This post is also available in: heעברית (Hebrew)

Several shark-spotting surveillance drones will be used to improve beach patrols’ precision in Western Australia’s South West.

Fisheries minister, Joe Francis, claimed the $88,000 three-month trial will start next month.

“Drone technology has advanced significantly in recent years and it makes sense to test if it can be used effectively to make our beaches safer,” Francis said.”It’s important any responsible government adopt evolving technologies to help keep people safe”.

According to, the drones would not be flown all day every day, they will be used by lifesaver patrols as necessary at various beaches in Perth and the South West.

SLSWA Lifesaving services manager Peter Scott said the drones would add another layer of shark protection strategies including beach and helicopter patrols.

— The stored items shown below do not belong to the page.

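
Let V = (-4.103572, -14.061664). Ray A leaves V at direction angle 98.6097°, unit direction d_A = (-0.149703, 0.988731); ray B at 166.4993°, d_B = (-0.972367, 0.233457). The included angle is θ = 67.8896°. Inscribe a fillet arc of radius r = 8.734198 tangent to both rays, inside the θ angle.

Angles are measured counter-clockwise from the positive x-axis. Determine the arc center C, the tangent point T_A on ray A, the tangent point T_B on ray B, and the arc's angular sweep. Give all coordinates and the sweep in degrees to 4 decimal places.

bisector direction at 132.5545° = (-0.676291,0.736634)
center distance |VC| = r/sin(θ/2) = 8.734198/sin(33.9448°) = 15.641642
C = V + |VC|·bis = (-14.6819,-2.5395)
T_A = V + ((C−V)·d_A)·d_A = V + 12.9759·d_A = (-6.0461,-1.2320)
T_B = V + ((C−V)·d_B)·d_B = V + 12.9759·d_B = (-16.7209,-11.0323)
sweep = 180° − θ = 112.1104°

center=(-14.6819,-2.5395) T_A=(-6.0461,-1.2320) T_B=(-16.7209,-11.0323) sweep=112.1104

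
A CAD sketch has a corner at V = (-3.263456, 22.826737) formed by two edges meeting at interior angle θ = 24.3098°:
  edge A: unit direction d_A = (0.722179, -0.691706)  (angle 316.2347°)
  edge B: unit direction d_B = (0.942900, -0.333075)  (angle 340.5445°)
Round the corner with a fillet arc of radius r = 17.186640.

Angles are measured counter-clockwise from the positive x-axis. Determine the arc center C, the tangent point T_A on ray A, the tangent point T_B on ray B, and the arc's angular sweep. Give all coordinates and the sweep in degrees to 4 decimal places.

center=(66.2512,-19.9564) T_A=(54.3631,-32.3682) T_B=(71.9757,-3.7511) sweep=155.6902

bisector direction at 328.3896° = (0.851632,-0.524140)
center distance |VC| = r/sin(θ/2) = 17.186640/sin(12.1549°) = 81.625277
C = V + |VC|·bis = (66.2512,-19.9564)
T_A = V + ((C−V)·d_A)·d_A = V + 79.7954·d_A = (54.3631,-32.3682)
T_B = V + ((C−V)·d_B)·d_B = V + 79.7954·d_B = (71.9757,-3.7511)
sweep = 180° − θ = 155.6902°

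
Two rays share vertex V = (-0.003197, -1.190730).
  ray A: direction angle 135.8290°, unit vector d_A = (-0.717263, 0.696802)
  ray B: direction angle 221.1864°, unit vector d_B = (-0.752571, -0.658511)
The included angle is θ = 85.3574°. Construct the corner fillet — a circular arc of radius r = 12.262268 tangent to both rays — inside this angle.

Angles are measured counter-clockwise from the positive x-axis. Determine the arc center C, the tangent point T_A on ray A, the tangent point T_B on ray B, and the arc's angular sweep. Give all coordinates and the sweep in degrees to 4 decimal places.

center=(-18.0860,-0.7196) T_A=(-9.5417,8.0756) T_B=(-10.0112,-9.9479) sweep=94.6426

bisector direction at 178.5077° = (-0.999661,0.026043)
center distance |VC| = r/sin(θ/2) = 12.262268/sin(42.6787°) = 18.088971
C = V + |VC|·bis = (-18.0860,-0.7196)
T_A = V + ((C−V)·d_A)·d_A = V + 13.2984·d_A = (-9.5417,8.0756)
T_B = V + ((C−V)·d_B)·d_B = V + 13.2984·d_B = (-10.0112,-9.9479)
sweep = 180° − θ = 94.6426°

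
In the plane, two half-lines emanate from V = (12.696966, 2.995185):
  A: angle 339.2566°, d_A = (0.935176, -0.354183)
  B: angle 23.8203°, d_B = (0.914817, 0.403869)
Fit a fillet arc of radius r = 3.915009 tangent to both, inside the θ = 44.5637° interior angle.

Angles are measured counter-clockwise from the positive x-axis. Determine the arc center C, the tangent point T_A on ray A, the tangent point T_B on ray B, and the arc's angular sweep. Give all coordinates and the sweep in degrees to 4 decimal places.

bisector direction at 1.5385° = (0.999640,0.026848)
center distance |VC| = r/sin(θ/2) = 3.915009/sin(22.2818°) = 10.325397
C = V + |VC|·bis = (23.0186,3.2724)
T_A = V + ((C−V)·d_A)·d_A = V + 9.5544·d_A = (21.6320,-0.3888)
T_B = V + ((C−V)·d_B)·d_B = V + 9.5544·d_B = (21.4375,6.8539)
sweep = 180° − θ = 135.4363°

center=(23.0186,3.2724) T_A=(21.6320,-0.3888) T_B=(21.4375,6.8539) sweep=135.4363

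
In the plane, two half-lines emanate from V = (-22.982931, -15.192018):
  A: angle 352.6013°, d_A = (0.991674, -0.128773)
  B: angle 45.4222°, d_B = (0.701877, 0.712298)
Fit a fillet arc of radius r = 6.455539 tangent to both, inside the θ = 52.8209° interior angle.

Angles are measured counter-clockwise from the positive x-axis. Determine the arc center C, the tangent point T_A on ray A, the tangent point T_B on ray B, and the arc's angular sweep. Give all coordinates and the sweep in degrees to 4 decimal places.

bisector direction at 19.0118° = (0.945452,0.325762)
center distance |VC| = r/sin(θ/2) = 6.455539/sin(26.4105°) = 14.513400
C = V + |VC|·bis = (-9.2612,-10.4641)
T_A = V + ((C−V)·d_A)·d_A = V + 12.9986·d_A = (-10.0925,-16.8659)
T_B = V + ((C−V)·d_B)·d_B = V + 12.9986·d_B = (-13.8595,-5.9331)
sweep = 180° − θ = 127.1791°

center=(-9.2612,-10.4641) T_A=(-10.0925,-16.8659) T_B=(-13.8595,-5.9331) sweep=127.1791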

The drones will be used at surf carnivals and other community events at local beaches from November to January 2017.

Shark-spotting drones have also been trialled in New South Wales. Opposition leader Mark McGowan said drones were worth trialling, but is pushing for a $200,000 trial to subsidise 1,000 shark shields, an electronic device that can be mounted on a surfboard that emits a pulse that repels sharks.

Mr McGowan said 12 of the past 14 people taken by sharks in Western Australia waters were surfing or diving.”We need to provide assistance for those people so that they can take precautions for their own safety,” he said.

“Hopefully we can get people out there to trial these units and try to dispel any myths about them, more people will take them up and we can protect more surfers and divers.”

Francis said he would not support the subsidisation of shark shields for individuals. “When it comes to subsidising a commercial, individually-worn safety product, my view would be that that is not the role of government,” he said.”You should not be paying tax to subsidise the individual safety product for different sports.”